I don't think my answer will settle your argument because the answer is yes.
When we think of turkeys and Thanksgiving, our minds travel to New England with the pilgrims and the little piece of revisionist history that is our Thanksgiving pageant – Colonist and Natives sitting down for a big happy meal where the indigenous people brought corn, venison, turkey and succotash and the Pilgrims brought funny hats with buckles on them -cause they were so uptight, even their hats had to be locked down.
I don't want to be that person, but it wasn't quite like that. For openers, that more closely resembles the interaction of the early Virginia settlements where native populations, divided in their own territorial ambitions, weren't above trading food for metal and light weaponry. Up north, the pilgrims were predisposed to days of thanks, but they weren't really about enjoying a good meal. And although the new world was abundant with food, all early settlers preferred English foodstuffs to the point of privation and starvation.
But back to the Plymouth Rock story, in the NE, turkeys were not domesticated, they were wild. Or wildish, turkeys according to bird authority John James Audubon described the fowl as fearless/reckless in the winter months raiding human food stores and later cavorting with other farmed fowl.
However, in the SE and Mexico the bird had been domesticated for 1000ish years before Columbus showed up in this hemisphere. With Spanish the Spanish incursion into Mexico, the turkey was transported first to the Caribbean then to Spain. From Spain, the bird quickly conquered Europe, displacing the goose as holiday fare.
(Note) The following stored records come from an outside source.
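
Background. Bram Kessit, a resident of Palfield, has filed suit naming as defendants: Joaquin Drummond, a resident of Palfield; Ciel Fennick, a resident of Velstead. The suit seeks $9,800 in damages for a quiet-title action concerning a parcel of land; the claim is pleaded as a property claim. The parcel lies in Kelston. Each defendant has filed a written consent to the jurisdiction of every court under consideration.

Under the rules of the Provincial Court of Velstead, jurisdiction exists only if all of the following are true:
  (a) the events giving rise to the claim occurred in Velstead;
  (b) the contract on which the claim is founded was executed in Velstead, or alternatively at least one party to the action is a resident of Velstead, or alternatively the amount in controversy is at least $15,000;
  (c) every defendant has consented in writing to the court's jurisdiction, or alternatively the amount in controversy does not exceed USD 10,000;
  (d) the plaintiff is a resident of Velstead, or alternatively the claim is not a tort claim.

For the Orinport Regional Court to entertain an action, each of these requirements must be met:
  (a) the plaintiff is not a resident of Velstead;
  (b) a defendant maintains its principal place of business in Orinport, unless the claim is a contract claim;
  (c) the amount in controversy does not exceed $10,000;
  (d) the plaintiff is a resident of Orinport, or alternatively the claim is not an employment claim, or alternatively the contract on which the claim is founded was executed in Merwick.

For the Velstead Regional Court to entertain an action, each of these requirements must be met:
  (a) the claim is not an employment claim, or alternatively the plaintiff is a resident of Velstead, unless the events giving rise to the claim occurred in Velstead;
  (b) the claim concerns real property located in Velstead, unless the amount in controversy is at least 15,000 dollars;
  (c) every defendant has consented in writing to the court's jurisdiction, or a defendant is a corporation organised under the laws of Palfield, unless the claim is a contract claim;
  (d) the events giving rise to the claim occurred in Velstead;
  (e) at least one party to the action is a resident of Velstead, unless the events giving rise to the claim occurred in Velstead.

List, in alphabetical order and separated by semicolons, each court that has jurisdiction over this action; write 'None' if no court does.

None

The Provincial Court of Velstead:
  (a) The operative events occurred in Kelston, not Velstead. Condition not met.
  (b) Ciel Fennick resides in Velstead — that alternative is enough. Satisfied.
  (c) Every defendant has filed written consent, which satisfies one of the alternatives. Condition met.
  (d) The claim is a property claim, not a tort claim, so this disjunct is met. Met.
  → No jurisdiction.
The Orinport Regional Court:
  (a) The plaintiff resides in Palfield, which is not Velstead. Met.
  (b) No defendant is a corporation. The proviso offers no rescue either, since the claim is a property claim, not a contract claim. Fails.
  (c) The amount in controversy is $9,800, within the $10,000 ceiling. Met.
  (d) The claim is a property claim, not an employment claim, so this disjunct is met. Condition met.
  → The court lacks jurisdiction.
The Velstead Regional Court:
  (a) The claim is a property claim, not an employment claim — that alternative is enough. Condition met.
  (b) The property lies in Kelston, not Velstead. The proviso offers no rescue either, since the amount in controversy is $9,800, below the 15,000 dollars floor. Condition not met.
  (c) Every defendant has filed written consent, so one alternative holds. Satisfied.
  (d) The operative events occurred in Kelston, not Velstead. Condition not met.
  (e) Ciel Fennick resides in Velstead. Satisfied.
  → The court lacks jurisdiction.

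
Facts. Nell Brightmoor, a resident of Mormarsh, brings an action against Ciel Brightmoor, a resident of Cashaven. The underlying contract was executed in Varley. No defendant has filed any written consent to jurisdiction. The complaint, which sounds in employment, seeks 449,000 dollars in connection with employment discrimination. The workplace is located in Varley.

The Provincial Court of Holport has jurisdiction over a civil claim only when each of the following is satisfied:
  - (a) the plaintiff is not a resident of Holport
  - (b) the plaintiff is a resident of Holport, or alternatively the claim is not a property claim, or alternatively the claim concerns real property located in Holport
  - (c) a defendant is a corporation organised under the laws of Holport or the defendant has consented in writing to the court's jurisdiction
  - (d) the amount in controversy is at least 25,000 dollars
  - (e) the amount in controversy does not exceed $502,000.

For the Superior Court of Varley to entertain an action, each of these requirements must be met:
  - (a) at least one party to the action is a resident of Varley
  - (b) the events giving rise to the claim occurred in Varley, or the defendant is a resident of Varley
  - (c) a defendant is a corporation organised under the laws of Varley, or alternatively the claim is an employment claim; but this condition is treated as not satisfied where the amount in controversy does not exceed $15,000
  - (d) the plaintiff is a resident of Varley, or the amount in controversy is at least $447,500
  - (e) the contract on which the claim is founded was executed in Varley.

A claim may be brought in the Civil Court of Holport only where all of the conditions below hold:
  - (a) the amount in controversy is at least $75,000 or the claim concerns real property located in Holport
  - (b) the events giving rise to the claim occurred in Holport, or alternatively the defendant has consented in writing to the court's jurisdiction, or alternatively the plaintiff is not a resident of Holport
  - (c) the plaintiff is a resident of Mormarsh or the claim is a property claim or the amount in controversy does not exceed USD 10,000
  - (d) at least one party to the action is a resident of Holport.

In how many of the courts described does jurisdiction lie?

0

The Provincial Court of Holport:
  (a) The plaintiff resides in Mormarsh, which is not Holport. Met.
  (b) The claim is an employment claim, not a property claim, so this disjunct is met. Met.
  (c) No defendant is a corporation; no such written consent has been filed — every alternative fails. Fails.
  (d) The amount in controversy is USD 449,000, which meets the 25,000 dollars floor. Condition met.
  (e) The amount in controversy is USD 449,000, within the $502,000 ceiling. Met.
  → No jurisdiction.
The Superior Court of Varley:
  (a) No party resides in Varley. Condition not met.
  (b) The operative events occurred in Varley, so this disjunct is met. Satisfied.
  (c) The claim is an employment claim, so this disjunct is met. The exception is not triggered, since the amount in controversy is 449,000 dollars, above the USD 15,000 ceiling. Met.
  (d) The amount in controversy is $449,000, which meets the 447,500 dollars floor, which satisfies one of the alternatives. Satisfied.
  (e) The contract was executed in Varley. Condition met.
  → No jurisdiction.
The Civil Court of Holport:
  (a) The amount in controversy is $449,000, which meets the 75,000 dollars floor, so one alternative holds. Satisfied.
  (b) The plaintiff resides in Mormarsh, which is not Holport, so this disjunct is met. Condition met.
  (c) The plaintiff resides in Mormarsh, so this disjunct is met. Met.
  (d) No party resides in Holport. Fails.
  → No jurisdiction.
No court satisfies all of its conditions.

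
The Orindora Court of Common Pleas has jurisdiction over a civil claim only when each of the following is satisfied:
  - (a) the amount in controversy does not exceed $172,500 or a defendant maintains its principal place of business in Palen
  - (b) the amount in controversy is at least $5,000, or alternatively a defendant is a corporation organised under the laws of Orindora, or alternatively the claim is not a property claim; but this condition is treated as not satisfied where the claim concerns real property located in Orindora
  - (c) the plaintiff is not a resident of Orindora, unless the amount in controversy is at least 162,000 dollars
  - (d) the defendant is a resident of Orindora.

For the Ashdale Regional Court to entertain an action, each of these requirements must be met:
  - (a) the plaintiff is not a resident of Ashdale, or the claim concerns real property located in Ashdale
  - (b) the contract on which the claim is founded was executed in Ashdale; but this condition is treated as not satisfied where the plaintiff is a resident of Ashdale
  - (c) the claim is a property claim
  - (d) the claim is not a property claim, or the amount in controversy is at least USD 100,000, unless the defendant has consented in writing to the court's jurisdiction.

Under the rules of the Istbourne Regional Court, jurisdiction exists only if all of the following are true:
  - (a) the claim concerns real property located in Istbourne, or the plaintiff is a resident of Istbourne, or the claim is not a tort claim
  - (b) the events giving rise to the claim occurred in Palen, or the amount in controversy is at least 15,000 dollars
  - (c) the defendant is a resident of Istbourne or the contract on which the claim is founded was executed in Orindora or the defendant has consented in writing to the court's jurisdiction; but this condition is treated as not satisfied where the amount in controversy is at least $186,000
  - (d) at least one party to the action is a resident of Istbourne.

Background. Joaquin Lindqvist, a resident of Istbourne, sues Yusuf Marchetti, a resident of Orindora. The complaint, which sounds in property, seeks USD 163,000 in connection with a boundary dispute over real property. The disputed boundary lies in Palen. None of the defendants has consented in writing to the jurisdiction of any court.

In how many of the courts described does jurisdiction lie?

1

The Orindora Court of Common Pleas:
  (a) The amount in controversy is $163,000, within the 172,500 dollars ceiling — that alternative is enough. Condition met.
  (b) The amount in controversy is USD 163,000, which meets the USD 5,000 floor, which satisfies one of the alternatives. The exception is not triggered, since the property lies in Palen, not Orindora. Met.
  (c) The plaintiff resides in Istbourne, which is not Orindora. Condition met.
  (d) The defendant resides in Orindora. Condition met.
  → The court has jurisdiction.
The Ashdale Regional Court:
  (a) The plaintiff resides in Istbourne, which is not Ashdale, so one alternative holds. Satisfied.
  (b) No contract (and hence no place of execution) is alleged. Fails.
  (c) The claim is a property claim. Met.
  (d) The amount in controversy is USD 163,000, which meets the $100,000 floor — that alternative is enough. Condition met.
  → Not every requirement is met — no jurisdiction.
The Istbourne Regional Court:
  (a) The plaintiff resides in Istbourne, which satisfies one of the alternatives. Met.
  (b) The operative events occurred in Palen — that alternative is enough. Condition met.
  (c) The defendant resides in Orindora, not Istbourne; no contract (and hence no place of execution) is alleged; no such written consent has been filed — every alternative fails. Not met.
  (d) Joaquin Lindqvist resides in Istbourne. Met.
  → Not every requirement is met — no jurisdiction.
Courts with jurisdiction: the Orindora Court of Common Pleas — 1 in total.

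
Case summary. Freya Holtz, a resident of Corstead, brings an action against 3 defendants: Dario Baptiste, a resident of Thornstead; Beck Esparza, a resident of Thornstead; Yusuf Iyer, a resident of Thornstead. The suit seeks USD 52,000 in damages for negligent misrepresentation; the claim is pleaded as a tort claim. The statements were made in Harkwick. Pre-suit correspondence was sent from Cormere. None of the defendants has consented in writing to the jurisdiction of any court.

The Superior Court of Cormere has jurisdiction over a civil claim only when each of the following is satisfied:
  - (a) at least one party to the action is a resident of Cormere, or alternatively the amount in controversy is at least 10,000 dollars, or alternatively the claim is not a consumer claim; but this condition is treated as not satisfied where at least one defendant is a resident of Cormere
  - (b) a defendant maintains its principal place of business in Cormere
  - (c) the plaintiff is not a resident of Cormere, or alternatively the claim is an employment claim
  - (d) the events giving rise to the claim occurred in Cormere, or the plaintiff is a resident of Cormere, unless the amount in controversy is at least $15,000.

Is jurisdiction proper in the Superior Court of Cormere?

The Superior Court of Cormere:
  (a) The amount in controversy is $52,000, which meets the USD 10,000 floor, which satisfies one of the alternatives. The exception is not triggered, since no defendant resides in Cormere (they reside in Thornstead, Thornstead, Thornstead). Satisfied.
  (b) No defendant is a corporation. Fails.
  (c) The plaintiff resides in Corstead, which is not Cormere, which satisfies one of the alternatives. Condition met.
  (d) The operative events occurred in Harkwick, not Cormere; the plaintiff resides in Corstead, not Cormere — no alternative holds. The proviso rescues it, though: the amount in controversy is USD 52,000, which meets the $15,000 floor. Condition met.
  → The court lacks jurisdiction.

No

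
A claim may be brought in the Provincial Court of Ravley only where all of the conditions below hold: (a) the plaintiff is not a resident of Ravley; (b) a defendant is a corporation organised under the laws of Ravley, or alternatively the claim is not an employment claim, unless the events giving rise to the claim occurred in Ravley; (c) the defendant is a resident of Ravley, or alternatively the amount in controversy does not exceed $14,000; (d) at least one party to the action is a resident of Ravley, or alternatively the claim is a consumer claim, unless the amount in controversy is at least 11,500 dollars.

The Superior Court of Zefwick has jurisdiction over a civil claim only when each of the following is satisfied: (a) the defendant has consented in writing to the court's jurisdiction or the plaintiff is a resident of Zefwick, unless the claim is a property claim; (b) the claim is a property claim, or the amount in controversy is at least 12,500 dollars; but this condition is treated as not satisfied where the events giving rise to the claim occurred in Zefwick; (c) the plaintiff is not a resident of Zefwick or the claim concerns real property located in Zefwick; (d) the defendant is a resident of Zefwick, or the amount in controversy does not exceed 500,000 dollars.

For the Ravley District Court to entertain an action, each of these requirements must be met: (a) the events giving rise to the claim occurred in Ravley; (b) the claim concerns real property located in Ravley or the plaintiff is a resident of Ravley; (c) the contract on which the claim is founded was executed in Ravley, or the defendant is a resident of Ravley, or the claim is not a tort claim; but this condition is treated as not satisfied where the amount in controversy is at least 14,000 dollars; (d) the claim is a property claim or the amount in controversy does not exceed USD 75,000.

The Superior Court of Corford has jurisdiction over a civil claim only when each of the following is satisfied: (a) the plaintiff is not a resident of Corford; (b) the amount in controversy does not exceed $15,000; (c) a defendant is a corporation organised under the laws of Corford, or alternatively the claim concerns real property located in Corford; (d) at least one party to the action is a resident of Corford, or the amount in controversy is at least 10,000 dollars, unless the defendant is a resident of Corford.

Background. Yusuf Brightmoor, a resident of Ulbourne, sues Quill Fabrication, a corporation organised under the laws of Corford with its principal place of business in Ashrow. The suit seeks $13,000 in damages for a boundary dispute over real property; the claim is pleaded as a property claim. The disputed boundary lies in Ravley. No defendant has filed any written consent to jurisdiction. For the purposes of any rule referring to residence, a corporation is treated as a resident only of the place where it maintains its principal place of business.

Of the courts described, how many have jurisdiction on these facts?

4

The Provincial Court of Ravley:
  (a) The plaintiff resides in Ulbourne, which is not Ravley. Satisfied.
  (b) The claim is a property claim, not an employment claim, so one alternative holds. Satisfied.
  (c) The amount in controversy is USD 13,000, within the 14,000 dollars ceiling, so this disjunct is met. Condition met.
  (d) No party resides in Ravley; the claim is a property claim, not a consumer claim — no alternative holds. However, the amount in controversy is USD 13,000, which meets the USD 11,500 floor, so the 'unless' proviso supplies this condition. Condition met.
  → Every requirement is satisfied — jurisdiction.
The Superior Court of Zefwick:
  (a) No such written consent has been filed; the plaintiff resides in Ulbourne, not Zefwick — none of the alternatives is met. The proviso rescues it, though: the claim is a property claim. Met.
  (b) The claim is a property claim, so this disjunct is met. The exception is not triggered, since the operative events occurred in Ravley, not Zefwick. Condition met.
  (c) The plaintiff resides in Ulbourne, which is not Zefwick, so one alternative holds. Satisfied.
  (d) The amount in controversy is 13,000 dollars, within the $500,000 ceiling, so this disjunct is met. Satisfied.
  → All conditions met; jurisdiction exists.
The Ravley District Court:
  (a) The operative events occurred in Ravley. Satisfied.
  (b) The property lies in Ravley, which satisfies one of the alternatives. Condition met.
  (c) The claim is a property claim, not a tort claim — that alternative is enough. And the carve-out is inapplicable — the amount in controversy is $13,000, below the 14,000 dollars floor. Condition met.
  (d) The claim is a property claim, so one alternative holds. Met.
  → All conditions met; jurisdiction exists.
The Superior Court of Corford:
  (a) The plaintiff resides in Ulbourne, which is not Corford. Satisfied.
  (b) The amount in controversy is USD 13,000, within the USD 15,000 ceiling. Condition met.
  (c) Quill Fabrication is organised under the laws of Corford, so this disjunct is met. Met.
  (d) The amount in controversy is $13,000, which meets the 10,000 dollars floor, so one alternative holds. Met.
  → The court has jurisdiction.
Courts with jurisdiction: the Provincial Court of Ravley, the Superior Court of Zefwick, the Ravley District Court, the Superior Court of Corford — 4 in total.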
Turkey and turkish were the general terms given to all things exotic and non-Euro, despite the nation's toehold on the Continent. The Spanish word for the bird, guajolote, comes directly from huexoloti or what the fowl was called by members of the Triple Alliance aka Aztecs.
So take your pick the turkey had been domesticated long before Columbus showed up. Just not on the eastern seaboard where pilgrims, colonists and refugees began establishing settlements in the 16th century.